On nous présente comme une avancée le fait que désormais, une loi prévoit que l’accès à la nationalité marocaine est conditionné par l’obligation de maitriser la langue arabe ou amazighe, pour faire croire que les deux langues officielles du pays sont traitées à égalité. Mais l’égalité n’est que dans les apparences car dans les faits, qui osera opter pour Tamazight, une langue reléguée, qui ne bénéficie d’aucune considération effective de la part de l’État ? De plus, comme il n’existe aucune structure publique d’apprentissage de la langue amazighe pour les étrangers, et qu’il en existe un grand nombre pour apprendre l’arabe, les postulant-es à la nationalité marocaine apprendront la seule langue officielle disponible, l’arabe. Encore une loi en trompe l’oeil et encore une discrimination de la langue amazighe par rapport à la langue arabe.

 

Le réflexe arabiste et anti-amazigh est omniprésent et il impose toujours l’exclusion de Tamazight.

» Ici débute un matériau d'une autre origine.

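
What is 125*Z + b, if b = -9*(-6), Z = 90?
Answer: 11304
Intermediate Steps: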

Comme par exemple au Parlement où la langue amazighe n’est pas admise, lorsque le caractère amazigh Tifinagh n’est pas accepté sur les nouveaux billets de banque et lorsque le bus qui a fait parader à Rabat les joueurs de l’équipe marocaine de football de retour de la coupe du monde, était peint aux seules couleurs de l’arabité. On peut citer des milliers de cas similaires où Tamazight demeure exclue bien que langue officielle dans ce pays.

 

Mais la question amazighe ne se limite pas à la langue. L’histoire et la civilisation amazighes au Maroc sont toujours occultées ou falsifiées tandis que la culture arabo-musulmane est glorifiée, favorisant ainsi le processus de dépersonnalisation des Amazighs. Par ailleurs, les Amazighs habitant les territoires ruraux et de montagne demeurent parmi les populations les plus pauvres du pays du fait de la marginalisation socioéconomique dont ils sont victimes depuis la période coloniale française. Plus grave encore, ils sont dépossédés de leurs terres collectives et de leurs ressources naturelles. Les communautés autochtones amazighes se révoltent régulièrement contre les spoliations, comme cela a été le cas au mois de novembre dernier lorsque le gouverneur de Khenifra a procédé à la distribution des terres collectives de la tribu des Ait-Sgougou (Moyen-Atlas) à des investisseurs privés.

 

Afin de faire taire toute contestation, le gouvernement marocain tente d’étouffer le mouvement amazigh en le privant des aides publiques auxquelles il a droit et en soutenant puissamment les organisations qui promeuvent l’idéologie arabonationaliste sous couvert de « Tameghrabit », la marocanité. Ce n’est qu’une manière de tenter de dissoudre l’amazighité, de poursuivre l’assimilation forcée des Amazighs et d’accélérer le processus de la disparition de leur identité en tant que peuple et civilisation autochtones du Maroc et de tout le nord de l’Afrique.

 

Le Congrès Mondial Amazigh (CMA) dénonce les entraves à l’accès des Amazighs à leurs droits historiques et exige du gouvernement marocain un véritable et vaste plan de rattrapage en faveur de la promotion de Tamazight et du développement des territoires amazighs. L’État marocain doit également cesser les discriminations à l’encontre des Amazighs et mettre fin aux spoliations de leurs terres et ressources naturelles. Le CMA demande instamment aux plus hautes autorités marocaines de libérer sans délai Nasser Zefzafi et ses compagnons injustement emprisonnés depuis 2017. Leur procès a démontré que leur condamnation obéit à des motifs politiques et non juridiques. Leur détention est donc totalement arbitraire et de ce fait, elle doit cesser immédiatement. L’État marocain devra également réparer les préjudices matériels et moraux qu’ils ont subis.